Pharmacological interventions:

  • Short term treatment with oxybutynin-IR has small to moderate efficacy in reducing urinary frequency and urgency UI when added to behavioural therapy in long term care residents. (level 2 evidence)
  • Low dose oxybutynin ER does not cause delirium in cognitively impaired nursing home residents. (Level 1)
  • Oxybutynin IR has been associated with cognitive adverse effects in persons with dementia and or Parkinsons disease (Level3).
  • Fesoterodine is effective in ameliorating the symptoms of OAB in robust community dwelling and medically complex older people (Level 1) – this drug is not currently available in Australia.
  • There is insufficient to determine the efficacy, tolerability and safety of the following agents in the elderly (Level 4): intravesical Oxybutynin, transdermal Oxybutynin, Tropsium, Tolerodine, Darifenacin, Solifenacin, Mirabegron, Duloxetine, oral and topical oestrogen.
  • Excessive anticholinergic load is associated with cognitive impairment in frail older adults (Level 3)
  • Anticholinergic agents should be prescribed with due regard to underlying anticholiergic load in older persons. (level 3)
  • The effect of cholinergic load on persons with mild demetia is uncertain (Level3).

(Wagg A Incontinence in frail older persons” ICI 2017)

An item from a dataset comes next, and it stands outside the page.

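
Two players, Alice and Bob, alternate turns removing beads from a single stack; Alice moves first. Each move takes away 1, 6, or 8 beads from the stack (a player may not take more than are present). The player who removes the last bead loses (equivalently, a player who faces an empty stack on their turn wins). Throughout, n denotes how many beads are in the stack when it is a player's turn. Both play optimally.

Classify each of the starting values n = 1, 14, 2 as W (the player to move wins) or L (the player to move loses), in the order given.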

An algorithm from the 2017 ICI Report on Incontinence in the frail elderly

The most important messages I would like you to take from this:

  • Start moving, keep moving, stay moving.
  • Work on having a healthy bladder and bowel in your earlier years and throughout your life, so your later years are less bothersome
  • If you are a patient reading this – take care when putting any medication in your mouth
  • If you are a health care professional – then treat your elderly patients as you would your younger patients- they are never to old to be properly assessed and given an evidence-based treatment plan
  • Keep your bones as strong as you can – healthy diet, lots of exercise, good variety of exercise, lots of extension exercises, Vitamin D levels adequate.

And below is a little bit of light-hearted fun from my Mum’s mate, Peg. (They are both around 92 with marvelous intact brains.)

Nine Important Facts to Remember as We Grow Older

#9 Death is the number 1 killer in the world.

#8 Life is sexually transmitted.

#7 Good health is merely the slowest possible rate at which one can die

#6 Men have 2 motivations: hunger and hanky panky, and they can’t tell them apart. If you see a gleam in his eyes, make him a sandwich.

#5 Give a person a fish and you feed them for a day. Teach a person to use the Internet and they won’t bother you for weeks, months, maybe years.

#4 Health nuts are going to feel stupid someday, lying in the hospital, dying of nothing.

#3 All of us could take a lesson from the weather. It pays no attention to criticism.

#2 In the 60’s, people took LSD to make the world weird. Now the world is weird, and people take Prozac to make it normal.

#1 Life is like a jar of jalapeno peppers. What you do today may be a burning issue tomorrow.

Thanks to Dr Adrian Wagg for many wonderful lectures at the conference.